On the online CitiesWithNature platform, cities of all sizes and levels of progress in working with nature, from around the world are connecting, sharing their experiences and actions, and benefiting from access to a range of partner organisations and practical tools. 

“As ICLEI’s Global Ambassador for Local Biodiversity, I congratulate all of the cities that have joined CitiesWithNature, leading up to New York City being the 200th city,” said Valérie Plante, Mayor of Montreal. “The City of Montreal is proud to be part of CitiesWithNature, as we pursue our ecological transition to counter climate change by boosting public transit, expanding bike lanes and planting half a million more trees over the next decade. I encourage other cities around the world to join CitiesWithNature and share their commitments and actions through the Action Platform.”

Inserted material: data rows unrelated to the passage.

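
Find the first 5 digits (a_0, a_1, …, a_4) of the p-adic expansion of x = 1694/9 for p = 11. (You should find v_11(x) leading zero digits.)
(a_0, …, a_4) = (0, 0, 4, 1, 6)

v_11(1694/9) = 2, so a_0 = ... = a_1 = 0. Factor out: x = 11^2 · u with u = 14/9 a unit in ℤ_11. Expand u iteratively via a_{v+i} = u_i mod 11, u_{i+1} = (u_i − a_{v+i})/11:
  u_0 = 14/9;  a_2 = 4;  u_1 = (u_0 − 4)/11 = -2/9
  u_1 = -2/9;  a_3 = 1;  u_2 = (u_1 − 1)/11 = -1/9
  u_2 = -1/9;  a_4 = 6;  u_3 = (u_2 − 6)/11 = -5/9
Digits: (0, 0, 4, 1, 6).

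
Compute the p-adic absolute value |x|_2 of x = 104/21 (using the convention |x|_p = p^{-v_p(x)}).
|104/21|_2 = 1/8

Step 1 — compute v_2(x) by factoring powers of 2 out of the numerator and denominator: v_2(104/21) = 3. Step 2 — apply |x|_p = p^{-v_p(x)} = 2^{-3} = 1/8.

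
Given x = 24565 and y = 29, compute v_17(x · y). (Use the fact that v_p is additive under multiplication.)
v_17(712385) = 3

v_p(x) = 3 (factor: 24565 = 17^3 · 5); v_p(y) = 0 (factor: 29 = 17^0 · 29). Additivity: v_p(xy) = v_p(x) + v_p(y) = 3 + 0 = 3. (Direct check: xy = 712385 = 17^3 · (145).)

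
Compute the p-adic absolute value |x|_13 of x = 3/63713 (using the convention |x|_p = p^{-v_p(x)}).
|3/63713|_13 = 2197

Step 1 — compute v_13(x) by factoring powers of 13 out of the numerator and denominator: v_13(3/63713) = -3. Step 2 — apply |x|_p = p^{-v_p(x)} = 13^{3} = 2197.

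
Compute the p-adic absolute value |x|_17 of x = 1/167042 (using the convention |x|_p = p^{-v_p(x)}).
|1/167042|_17 = 83521

Step 1 — compute v_17(x) by factoring powers of 17 out of the numerator and denominator: v_17(1/167042) = -4. Step 2 — apply |x|_p = p^{-v_p(x)} = 17^{4} = 83521.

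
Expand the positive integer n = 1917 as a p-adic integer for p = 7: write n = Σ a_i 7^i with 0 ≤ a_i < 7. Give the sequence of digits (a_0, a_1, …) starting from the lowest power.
(a_0, a_1, …) = (6, 0, 4, 5)

Repeated division by 7 gives the digits low-to-high: 1917 = 6 + 4·7^2 + 5·7^3. Digit sequence: (6, 0, 4, 5).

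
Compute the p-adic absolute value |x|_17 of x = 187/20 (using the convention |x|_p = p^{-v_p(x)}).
|187/20|_17 = 1/17

Step 1 — compute v_17(x) by factoring powers of 17 out of the numerator and denominator: v_17(187/20) = 1. Step 2 — apply |x|_p = p^{-v_p(x)} = 17^{-1} = 1/17.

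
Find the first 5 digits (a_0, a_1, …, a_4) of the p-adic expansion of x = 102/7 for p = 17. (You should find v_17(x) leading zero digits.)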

“London joined CitiesWithNature as the 100th Pioneer City, leading by example on conserving and restoring urban nature for the benefit of people and wildlife,” said London’s Deputy Mayor for Environment and Energy, Shirley Rodrigues. “The Mayor has made huge strides in increasing and protecting the capital’s green spaces, securing London’s status as the world’s first National Park City. Over £20 million has been invested to help make London greener, including creating and improving over 400 hectares of green space and planting over 350,000 trees. Congratulations to New York City on becoming the 200th city. Through collaboration we can ensure we take the action needed to restore nature in our cities.”